Cristiano Lupatelli

Personal information
- Date of birth: 21 June 1978 (age 47)
- Place of birth: Perugia, Italy
- Height: 1.89 m (6 ft 2 in)
- Position(s): Goalkeeper

Senior career*
- Years: Team / Apps / (Gls)
- 1996–1999: Fidelis Andria / 25 / (0)
- 1999–2001: Roma / 12 / (0)
- 2001–2003: Chievo / 59 / (0)
- 2003–2004: Roma / 0 / (0)
- 2004–2008: Fiorentina / 32 / (0)
- 2005: → Parma (loan) / 8 / (0)
- 2006: → Palermo (loan) / 5 / (0)
- 2008–2010: Cagliari / 5 / (0)
- 2010–2011: Bologna / 1 / (0)
- 2011–2012: Genoa / 0 / (0)
- 2012–2015: Fiorentina / 1 / (0)
- Total:  / 148 / (0)

International career
- 2000: Italy U21 / 2 / (0)

Managerial career
- 2015–2017: Fiorentina U19 (goalkeeping)
- 2017–2018: Juventus U19 (goalkeeping)
- 2018–2022: Juventus Next Gen (goalkeeping)
- 2022–2023: Perugia (goalkeeping)

= Cristiano Lupatelli =

Italian footballer (born 1978)

Cristiano Lupatelli (born 21 June 1978) is an Italian professional football coach and former player who is the goalkeeping coach of club Juventus U23. As a player, he was a goalkeeper; he is known for his trademark goatee and sideburns with his bald head.

==Club career==
Lupatelli was born in Perugia. He won a scudetto while playing for Roma in season 2000–01. A Roma youth product, Lupatelli was farmed to Chievo for the 2001–02 and 2002–03 seasons, after he played just 12 Serie A games for the capital club, wearing the number 10 jersey, despite being a goalkeeper, because of a bet he made with friends. He was sold to Chievo for three billion Italian lire in a co-ownership deal in 2002. In the 2003–04 season, he returned to Roma for €900,000, as the backup of Ivan Pelizzoli.

In summer 2004, he joined Fiorentina on a free transfer.

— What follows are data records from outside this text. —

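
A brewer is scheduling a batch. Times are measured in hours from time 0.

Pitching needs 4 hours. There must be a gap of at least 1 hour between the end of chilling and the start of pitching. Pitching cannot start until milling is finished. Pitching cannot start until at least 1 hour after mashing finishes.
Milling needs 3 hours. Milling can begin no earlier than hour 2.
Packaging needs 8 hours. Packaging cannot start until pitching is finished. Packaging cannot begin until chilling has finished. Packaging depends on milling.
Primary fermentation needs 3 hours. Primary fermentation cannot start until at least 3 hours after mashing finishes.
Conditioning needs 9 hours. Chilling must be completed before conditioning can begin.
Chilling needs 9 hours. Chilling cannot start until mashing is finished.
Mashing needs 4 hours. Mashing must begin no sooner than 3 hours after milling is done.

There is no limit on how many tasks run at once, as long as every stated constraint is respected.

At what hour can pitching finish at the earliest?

26

Milling waits on its own release at hour 2, so it starts at hour 2 and finishes at 2 + 3 = hour 5.
Mashing waits on milling (finishes hour 5, plus 3-hour gap → hour 8), so it starts at hour 8 and finishes at 8 + 4 = hour 12.
Chilling waits on mashing (finishes hour 12), so it starts at hour 12 and finishes at 12 + 9 = hour 21.
Pitching needs all of chilling (finishes hour 21, plus 1-hour gap → hour 22); milling (finishes hour 5); mashing (finishes hour 12, plus 1-hour gap → hour 13). That puts its earliest start at hour 22; it finishes at 22 + 4 = hour 26.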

Lupatelli featured regularly for the Fiorentina first team in the 2004–05 season, but after the arrival of Sébastien Frey in 2005, Bogdan Lobonț in the 2006–07 season, and Vlada Avramov in 2007, he became the club's third choice keeper, and was loaned out to Parma during 2005–06 season for part of Frey's deal.

Whilst on loan at Parma, he was exchanged with Matteo Guardalben mid-season.

In September 2008, he joined Cagliari on a free transfer, acting as a deputy to Federico Marchetti.

He was set to become a free agent on 1 July 2010, and was not called up to the club's 2010–11 pre-season training camp.
During the 2010–11 summer transfer window, he joined Bologna on a free transfer, as Emiliano Viviano's backup.

On 8 July 2011, he joined Genoa on a free transfer, after being released from Bologna. He served as the backup to Frey once again.

On 15 July 2012, he joined Fiorentina once again, on a free transfer.

He retired from football after his contract with Fiorentina expired on 1 July 2015.

== Managerial career ==
On 15 August 2018, Lupatelli was appointed goalkeeping coach of newly-formed Serie C club Juventus U23, the reserve team of Juventus.